Hey everyone. I have been searching the forums for a solution to our problem thinking that this is definitely not the first time someone has done this, but I couldn't find any specific procedures.

Very simply, a volunteer in our Media Ministry put oil-based fluid in our Chauvet Hurricane 2 water-based hazer. They emailed me asking why it wasn't working and I could tell right away without even turning it on what the problem was. There was literally a layer of oil everywhere on the unit and the remote since they had tried to fix it themselves. Obviously, I was very upset and used it as a very clear teaching moment (!).

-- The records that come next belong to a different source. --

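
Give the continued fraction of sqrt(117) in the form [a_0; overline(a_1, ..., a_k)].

Write x_i = (sqrt(117) + m_i)/d_i with (m_0, d_0) = (0, 1). a_0 = floor(sqrt(117)) = 10, since 10^2 = 100 <= 117 < 121 = 11^2.
Iterate m_{i+1} = d_i*a_i - m_i, d_{i+1} = (117 - m_{i+1}^2)/d_i, a_{i+1} = floor((a_0 + m_{i+1})/d_{i+1}):
  m_1 = 1*10 - 0 = 10, d_1 = (117 - 10^2)/1 = 17/1 = 17, a_1 = floor((10 + 10)/17) = 1.
  m_2 = 17*1 - 10 = 7, d_2 = (117 - 7^2)/17 = 68/17 = 4, a_2 = floor((10 + 7)/4) = 4.
  m_3 = 4*4 - 7 = 9, d_3 = (117 - 9^2)/4 = 36/4 = 9, a_3 = floor((10 + 9)/9) = 2.
  m_4 = 9*2 - 9 = 9, d_4 = (117 - 9^2)/9 = 36/9 = 4, a_4 = floor((10 + 9)/4) = 4.
  m_5 = 4*4 - 9 = 7, d_5 = (117 - 7^2)/4 = 68/4 = 17, a_5 = floor((10 + 7)/17) = 1.
  m_6 = 17*1 - 7 = 10, d_6 = (117 - 10^2)/17 = 17/17 = 1, a_6 = floor((10 + 10)/1) = 20.
  m_7 = 1*20 - 10 = 10, d_7 = (117 - 10^2)/1 = 17/1 = 17: (m_7, d_7) = (m_1, d_1) = (10, 17), so from here the quotients repeat a_1, ..., a_6; the period length is 6.
Hence the expansion of sqrt(117) is a_0 = 10 followed by the repeating block 1, 4, 2, 4, 1, 20 (period 6).

[10; overline(1, 4, 2, 4, 1, 20)]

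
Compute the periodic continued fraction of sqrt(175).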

Anyways, I was wondering some specific procedures for cleaning out the oil fluid from the machine and preparing it for the correct fluid (which we had all along!!!)

Thanks so much!

Jeremy


----------



## Footer (Feb 20, 2012)

If it hit the pump and heating coil, the thing is trashed. Odds are that oil is going to eat at the pump and has probably already destroyed the heating coil. You could totally tear it down, clean it with a citrus cleaner, and then put it back together but odds are your already done for. Mineral oil eats rubber. Its a 300 dollar mistake. Buy a new fogger before this one catches on fire.


----------



## JohnD (Feb 20, 2012)

Before dumpsterizing it, you might consider contacting Chauvet support, let them know what happened and ask about the cost of having it rebuilt.


----------



## BillESC (Feb 20, 2012)

The cost of a re-build will be more than the cost of a new unit.

Try running a 50/50 mix of distilled white vinegar and distilled water through the unit as if making vinegar haze. You've got nothing to lose.


----------



## church (Feb 23, 2012)

BillESC said:


> The cost of a re-build will be more than the cost of a new unit.
> 
> Try running a 50/50 mix of distilled white vinegar and distilled water through the unit as if making vinegar haze. You've got nothing to lose.



Bill has pretty much said it all if that does not work time to buy a new one.


----------